Stocks, crude plunge on economic data, oil oversupply

NEW YORK (Reuters) – A double whammy of economic data showing the U.S. economy in a deep downturn and reports of persistent crude oil oversupply and collapsing demand slammed global markets on Wednesday as vivid reminders of the damage from coronavirus-related lockdowns.

FILE PHOTO: A trader puts on his jacket on the floor of the New York Stock Exchange (NYSE) as the building prepares to close indefinitely due to the coronavirus disease (COVID-19) outbreak in New York, U.S., March 20, 2020. REUTERS/Lucas Jackson

Oil prices sank after the International Energy Agency (IEA) forecast a 29 million-barrel-per day dive in April crude demand to levels not seen in 25 years and said no output cut could fully offset the near-term decline facing the market.

Washington could slap tariffs on U.S. oil imports if global crude producers fail to keep pledges made over the weekend to reduce output, the top U.S. energy diplomat said.

Shares on Wall Street followed European stocks lower as a raft of dour earnings from U.S. banks and a slide in listed oil heavyweights in London and Paris due to the outlook for crude prices pushed major stock indexes lower.

Uncertainty still prevails in markets as it’s not clear when economies are going to come out of the pandemic-driven slowdown, said Candice Bangsund, a global asset allocation strategist at Fiera Capital in Montreal.

“Our premise has been that uncertainty and near-term market gyrations are going to continue until we get more clarity on the status of the outbreak,” Bangsund said. “Until the virus peaks globally, there’s little visibility in that regard.”

U.S. retail sales plunged 8.7% last month, the biggest decline since the government started tracking the series in 1992, while manufacturing output dropped by the most in just over 74 years in March.

The retail sales data set U.S. consumer spending up for its worst decline in four decades.

MSCI’s gauge of stocks across the globe shed 2.16% and emerging market stocks lost 0.99%.

The Dow Jones Industrial Average .DJI fell 445.41 points, or 1.86%, to 23,504.35. The S&P 500 .SPX lost 62.7 points, or 2.20%, to 2,783.36 and the Nasdaq Composite .IXIC dropped 122.56 points, or 1.44%, to 8,393.18.

Bank of America (BAC.N) closed down 6.5% and Citigroup Inc (C.N) fell 5.6%, leading the banking subsector .SPXBK to slip 5.9%.

Bank earnings have been negatively impacted by a large increase in their loan loss reserves and may remain high, while operating costs may rise to deal with bad loans, said senior research analyst Dick Bove at Odeon Capital Group LLC.

The pattern could continue into 2021, he said.

The pan-European STOXX 600 index slipped 3.3%,after rising almost 8% since April 6 on early signs thehealth crisis was ebbing and hopes sweeping lockdownmeasures would soon be lifted.

Chancellor Angela Merkel said some shops in Germany could reopen next week, but that social distancing rules would remain in place. England’s chief medical officer said that while Britain was probably close to the epidemic’s peak, it was too soon to begin thinking about next steps.
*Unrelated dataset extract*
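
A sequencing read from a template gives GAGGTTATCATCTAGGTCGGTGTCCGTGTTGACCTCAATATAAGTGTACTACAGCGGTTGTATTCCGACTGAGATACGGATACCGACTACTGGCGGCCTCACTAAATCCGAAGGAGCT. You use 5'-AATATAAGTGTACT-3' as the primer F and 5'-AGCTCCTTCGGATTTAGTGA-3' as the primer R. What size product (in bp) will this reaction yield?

82 bp

Forward primer AATATAAGTGTACT is found on the top strand at positions 37–50.
Taking the reverse complement of AGCTCCTTCGGATTTAGTGA gives TCACTAAATCCGAAGGAGCT, found at positions 99–118 on the template; the primer anneals here to the top strand with its 3' end pointing upstream.
Amplicon spans positions 37–118: 82 bp.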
The number of COVID-19 cases reported worldwide passed 2 million on Tuesday, and the pandemic has killed 131,101, according to a Reuters tally.
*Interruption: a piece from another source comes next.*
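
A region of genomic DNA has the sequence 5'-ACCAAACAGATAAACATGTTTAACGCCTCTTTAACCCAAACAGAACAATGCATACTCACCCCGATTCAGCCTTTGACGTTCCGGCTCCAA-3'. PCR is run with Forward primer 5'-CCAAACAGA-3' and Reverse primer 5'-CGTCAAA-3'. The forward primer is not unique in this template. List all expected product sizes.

The forward primer CCAAACAGA matches the top strand at positions 2–10, 36–44.
The reverse primer's reverse complement is TTTGACG, matching at positions 72–78.
Each forward site pairs with the reverse site to give a product ending at position 78: sizes 77, 43 bp.

77 bp, 43 bp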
Oil companies Total SA (TOTF.PA), Royal Dutch Shell Plc (RDSa.L) and BP Plc (BP.L) all sank in Europe, pushing the European energy index .SXEP down 6.3%.

U.S. crude futures CLc1 fell 1.2% to settle at $19.87 a barrel, while Brent futures LCOc1 fell 6.5% to settle at $27.69 a barrel.
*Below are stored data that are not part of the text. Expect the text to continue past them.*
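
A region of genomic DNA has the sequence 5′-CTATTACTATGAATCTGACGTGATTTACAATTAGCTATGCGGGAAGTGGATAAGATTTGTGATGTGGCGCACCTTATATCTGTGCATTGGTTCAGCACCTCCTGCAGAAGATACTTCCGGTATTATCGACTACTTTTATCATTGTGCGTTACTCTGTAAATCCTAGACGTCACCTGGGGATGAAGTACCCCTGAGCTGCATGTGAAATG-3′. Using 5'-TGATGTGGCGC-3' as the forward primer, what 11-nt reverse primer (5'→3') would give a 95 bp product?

The forward primer binds at positions 60–70, so a 95 bp product ends at position 60 + 95 − 1 = 154.
The reverse primer anneals to the top strand over positions 144–154, i.e. to GTGCGTTACTC.
Its sequence written 5'→3' is the reverse complement: GAGTAACGCAC.

5'-GAGTAACGCAC-3'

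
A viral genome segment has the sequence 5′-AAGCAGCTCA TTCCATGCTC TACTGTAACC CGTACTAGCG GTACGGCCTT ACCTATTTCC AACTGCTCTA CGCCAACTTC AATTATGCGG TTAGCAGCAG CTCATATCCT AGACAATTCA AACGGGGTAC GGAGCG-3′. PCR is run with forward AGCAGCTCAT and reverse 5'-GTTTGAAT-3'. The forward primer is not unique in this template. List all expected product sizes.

122 bp, 28 bp

The forward primer AGCAGCTCAT matches the top strand at positions 2–11, 96–105.
The reverse primer's reverse complement is ATTCAAAC, matching at positions 116–123.
Each forward site pairs with the reverse site to give a product ending at position 123: sizes 122, 28 bp.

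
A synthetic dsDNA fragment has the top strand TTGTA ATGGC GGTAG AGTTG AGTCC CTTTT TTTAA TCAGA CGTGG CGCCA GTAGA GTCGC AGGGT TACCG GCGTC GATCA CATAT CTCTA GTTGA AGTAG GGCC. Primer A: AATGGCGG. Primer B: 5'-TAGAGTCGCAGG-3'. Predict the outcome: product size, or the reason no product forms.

No product — both primers anneal to the same strand and extend in the same direction.

Primer A (AATGGCGG) matches the top strand at positions 5–12 (3' end points downstream).
Primer B (TAGAGTCGCAGG) also matches the top strand directly, at positions 52–63 — its reverse complement CCTGCGACTCTA is not present.
Both primers anneal to the bottom strand with 3' ends pointing the same way, so neither can prime synthesis back toward the other.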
U.S. Treasury yields fell across the board as risk aversion flared and knocked U.S. two-year yields below 0.2% for the first time in three years.

Benchmark 10-year notes US10YT=RR rose 37/32 in price to push their yield down to 0.6348%.

The dollar firmed as investors fled risk assets for safe havens. The U.S. dollar index =USD, which had fallen in the four previous trading days, climbed as high as 99.983.

The dollar index =USD rose 0.708%, with the euro EUR= down 0.59% to $1.0914. The Japanese yen JPY= weakened 0.29% versus the greenback to 107.54 per dollar.

China earlier moved again to cushion its economy, cutting a key medium-term interest rate to record lows and paving the way for a similar reduction in benchmark loan rates, while reducing the amount banks must hold as reserves.

Gold prices fell, a day after scaling over seven-year highs, as the dollar firmed and investors booked profits. Concerns of a global recession put a floor under prices.

U.S. gold futures GCv1 settled down 1.6% at $1,740.20 an ounce.